Tropical Cyclone Activity Report – Pacific Ocean / Indian Ocean / Arabian Sea
May 12, 2020
CURRENT TROPICAL CYCLONES:
Tropical Cyclone 01Wis located approximately 465 NM east-southeast of Manila, Philippines (Vongfong)
Tropical Cyclone 01W (Vongfong)
Sustained winds of 70 knots, with gusts to 85 knots…as of Warning 7
Here’s what the computer models are showing
According to the JTWC, satellite imagery shows deep, symmetrical convection obscuring a low level circulation center below.
Tropical storm Vongfong is traversing an environment favorable for rapid intensification, with low 5-10 knot wind shear, established equatorward and poleward outflow, and warm sea surface temperatures.
Over the next 12 hours, the storm will track generally north-northwestward, then generally westward from 24 hours until landfall at Samar Island by 48 hours.
The environment over the next 2-days is expected to remain highly favorable for further development and intensification, as the system moves over the warm waters of the Philippine Sea.
The peak intensity of 65 knots is forecast to occur by 48 hours, whereupon the system will struggle to further intensify as it makes landfall by 48 hours. After 72 hours, the storm will begin a northwestward track until 96 hours…as it travels over land.
The friction effects of land interaction will limit further development and lead to slight weakening of the system. However, this weakening will be offset by continue robust poleward outflow…and low 5-10 knot wind shear.
By 96 hours, the system will weaken to 50 knots, primarily due to the long track over land during this period.
TS 01W will to track north-northeastward after this time, and reach the warm waters of the Philippine Sea north of Aparri by 120 hours.
What Pagasa is saying about what they’re calling Tropical Storm Ambo
There are no active tropical cyclones
PDC will resume production of these daily reports when the 2020 hurricane season begins again on May 15th.
Central North Pacific
There are no active tropical cyclones
PDC will resume production of these daily reports when the 2020 hurricane season begins again on June 1st.
2019 Hurricane Season Summary for the Central Pacific Basin
The 2019 hurricane season featured five tropical cyclones in the Central Pacific Hurricane Center (CPHC) area of responsibility, which is near the season average. Hurricane season runs from June 1 to November 30. The Central Pacific basin extends from 140°W to the International Date Line.
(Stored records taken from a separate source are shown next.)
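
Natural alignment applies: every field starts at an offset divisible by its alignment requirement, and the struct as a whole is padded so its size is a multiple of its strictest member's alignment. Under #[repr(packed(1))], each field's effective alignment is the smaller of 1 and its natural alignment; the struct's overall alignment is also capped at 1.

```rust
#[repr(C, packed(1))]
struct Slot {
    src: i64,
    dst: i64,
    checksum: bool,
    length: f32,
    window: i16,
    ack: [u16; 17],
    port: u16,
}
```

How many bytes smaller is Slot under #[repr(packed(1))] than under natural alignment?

natural layout:
  src at 0 (size 8, align 8) → ends 8
  dst at 8 (size 8, align 8) → ends 16
  checksum at 16 (size 1, align 1) → ends 17
  pad 3 to align 4 for length
  length at 20 (size 4, align 4) → ends 24
  window at 24 (size 2, align 2) → ends 26
  ack at 26 (size 34, align 2) → ends 60
  port at 60 (size 2, align 2) → ends 62
  tail pad 2 to reach multiple of 8
  total 64 bytes, alignment 8
packed(1) layout:
  src at 0 (size 8, align 1) → ends 8
  dst at 8 (size 8, align 1) → ends 16
  checksum at 16 (size 1, align 1) → ends 17
  length at 17 (size 4, align 1) → ends 21
  window at 21 (size 2, align 1) → ends 23
  ack at 23 (size 34, align 1) → ends 57
  port at 57 (size 2, align 1) → ends 59
  total 59 bytes, alignment 1
64 − 59 = 5

5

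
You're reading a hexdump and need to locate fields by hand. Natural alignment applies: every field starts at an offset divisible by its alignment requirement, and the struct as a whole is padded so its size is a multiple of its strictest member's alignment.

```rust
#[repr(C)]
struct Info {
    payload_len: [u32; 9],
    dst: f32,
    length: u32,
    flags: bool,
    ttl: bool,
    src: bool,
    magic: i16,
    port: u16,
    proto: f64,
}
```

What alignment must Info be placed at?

8

member alignments: payload_len=4, dst=4, length=4, flags=1, ttl=1, src=1, magic=2, port=2, proto=8
max = 8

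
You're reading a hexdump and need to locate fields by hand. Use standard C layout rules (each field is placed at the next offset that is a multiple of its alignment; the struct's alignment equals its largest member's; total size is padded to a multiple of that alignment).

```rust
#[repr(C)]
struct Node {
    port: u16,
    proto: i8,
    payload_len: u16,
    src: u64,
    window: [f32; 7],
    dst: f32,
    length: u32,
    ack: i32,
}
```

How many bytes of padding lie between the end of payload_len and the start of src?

2

@0: port [2B, align 2] → 2
@2: proto [1B, align 1] → 3
+1 pad (align 2)
@4: payload_len [2B, align 2] → 6
+2 pad (align 8)
@8: src [8B, align 8] → 16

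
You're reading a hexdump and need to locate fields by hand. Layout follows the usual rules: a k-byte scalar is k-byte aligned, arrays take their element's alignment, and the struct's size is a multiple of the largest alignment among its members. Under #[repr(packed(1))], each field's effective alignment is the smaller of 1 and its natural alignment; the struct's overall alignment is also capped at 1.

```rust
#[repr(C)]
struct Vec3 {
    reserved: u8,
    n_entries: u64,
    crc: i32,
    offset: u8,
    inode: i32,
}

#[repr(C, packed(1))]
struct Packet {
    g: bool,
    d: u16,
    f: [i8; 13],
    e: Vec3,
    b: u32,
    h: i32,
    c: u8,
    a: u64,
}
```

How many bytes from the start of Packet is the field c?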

Four to five tropical cyclones occur during an average year.
Hurricane Erick was the first tropical cyclone of the season in the Central Pacific, moving into the basin from the east on July 30. Erick rapidly intensified to a major hurricane (category 4 on the Saffir-Simpson Hurricane Wind Scale) later that day, then steadily weakened as it passed far south of the main Hawaiian Islands.
Tropical Storm Flossie entered the basin on August 3 and approached Hawaii from the east, eventually dissipating before reaching the islands. Tropical Depression 12-E entered the basin on September 4 and strengthened to Tropical Storm Akoni. Akoni was the first tropical cyclone to be named from the Central Pacific list of names since Hurricane Walaka in 2018.
Tropical Depression Kiko entered the basin on September 24 and immediately dissipated. Tropical Storm Ema, the second cyclone to be named from the Central Pacific list of names, developed southwest of the main Hawaiian Islands on October 12. Ema dissipated over the southern portion of the Papahanaumokuakea Marine National Monument shortly before crossing between French Frigate Shoals and Maro Reef.
Impacts to the State of Hawaii: Swells from Tropical Cyclone Barbara, which dissipated just before crossing into the Central Pacific basin, led to high surf along east facing shores of the state during July 6-9. Remnant moisture from Barbara also led to heavy rain across Maui and Hawaii Counties during July 8-11. Swells generated by Tropical Cyclones Erick and Flossie led to high surf along east and south facing shores during August 1-6. Moisture associated with Erick also contributed to heavy rain over Hawaii County on August 2, and across Kauai County during August 4-5.
Hurricane Season Outlook: NOAA’s 2019 hurricane season outlook issued on May 22, 2019, called for five to eight tropical cyclones in the Central Pacific basin, with a 70% chance of above-normal tropical cyclone activity, a 20% chance of near-normal activity, and a 10% chance of below-normal activity. The 2019 season started with an El Niño event that was expected to last through the fall. Instead, steady cooling commenced early in the summer leading to neutral conditions by the heart of the hurricane season.